Il existe une nette distinction entre la diplomatie et la politique étrangère. Il est important de ne pas confondre ces deux concepts : La politique étrangère consiste essentiellement dans les principes, les objectifs fondamentaux, les tendances générale de l’Etat hors de ses frontières. Elle est l’expression de chaque Etat de la manière dont il exécute la synthèse de ce qui se dégage au niveau international pour défendre et faire valoir, notamment, à travers les organisations internationales. La diplomatie, quant à elle, assure l’exécution du programme que le pays s’est assigné dans ce domaine, sur application méthodique et quotidienne, par le moyen de négociation ou, tant au-moins de conversation, un moyen d’action de la politique étrangère.
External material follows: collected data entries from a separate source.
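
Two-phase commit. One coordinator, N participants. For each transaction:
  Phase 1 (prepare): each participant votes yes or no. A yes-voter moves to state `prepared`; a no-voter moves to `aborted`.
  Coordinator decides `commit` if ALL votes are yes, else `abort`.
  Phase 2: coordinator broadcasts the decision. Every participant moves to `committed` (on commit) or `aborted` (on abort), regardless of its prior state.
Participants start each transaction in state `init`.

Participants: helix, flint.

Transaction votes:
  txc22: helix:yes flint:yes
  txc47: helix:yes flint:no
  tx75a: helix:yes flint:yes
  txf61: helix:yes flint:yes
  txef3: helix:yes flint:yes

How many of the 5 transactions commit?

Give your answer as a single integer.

Answer: 4

Derivation:
txc22: all yes -> commit (commits=1)
txc47: no from flint -> abort (commits=1)
tx75a: all yes -> commit (commits=2)
txf61: all yes -> commit (commits=3)
txef3: all yes -> commit (commits=4)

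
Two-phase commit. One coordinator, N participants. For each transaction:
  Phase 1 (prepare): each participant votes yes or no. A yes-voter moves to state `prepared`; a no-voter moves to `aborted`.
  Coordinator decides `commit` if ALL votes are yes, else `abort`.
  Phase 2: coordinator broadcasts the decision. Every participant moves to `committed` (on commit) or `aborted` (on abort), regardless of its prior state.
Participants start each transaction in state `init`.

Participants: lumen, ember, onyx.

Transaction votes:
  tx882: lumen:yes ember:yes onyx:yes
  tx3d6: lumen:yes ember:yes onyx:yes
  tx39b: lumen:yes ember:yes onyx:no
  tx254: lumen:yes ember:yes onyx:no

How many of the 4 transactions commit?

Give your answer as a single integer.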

Elle est aussi l’art d’ordonner, de diriger, de pratiquer les négociations au non d’un Etat. La diplomatie n’est pas le seul instrument de la politique étrangère. Le domaine de la diplomatie s’est vu élargi par l’inclusion, ces dernières années, de la question économique, commerciale, technique, culturelle, scientifique, sanitaire, et technologique, alors que traditionnellement les auteurs ne réservaient à la diplomatie que des contacts, entre Etats portant principalement sur des questions politiques. Par conséquent, il existe plusieurs types de diplomatie dont nous citons : la diplomatie parlementaire, la diplomatie directe ou classique, la diplomatie ad hoc, la diplomatie du terrain, la diplomatie du dollar, la diplomatie de proximité, la diplomatie secrète, la diplomatie ouverte, la diplomatie préventive, la diplomatie multilatérale.

Dans le cadre de sa diplomatie de proximité, l’Algérie, tout en préservant son principe de non alignement, s’engage dans des actions multilatérales ou bilatérales de pacification dans la résolution des conflits (ex : crises au Mali, en Libye et en Ukraine). Ce type de diplomatie est déployé lorsqu’apparait un conflit opposant deux ou trois Etats faisant recours à un médiateur. Cependant, à travers sa diplomatie énergétique, elle compte devenir un acteur clé dans l’approvisionnement en énergie de l’Europe. En effet, le dernier accord énergétique avec l’Italie pour l’augmentation de son approvisionnement progressivement à hauteur de 9 milliard de m3 de gaz naturel, la cessation de la fourniture du gaz naturel au Maroc issue de la rupture des relations diplomatiques entre les deux pays en été 2021, et la récente crise du gaz avec l’Espagne démontre que l’énergie devient le levier stratégique de l’Algérie aussi bien pour son positionnement dans le nouvel échiquier géopolitique mais également pour sa politique de diversification économique nationale.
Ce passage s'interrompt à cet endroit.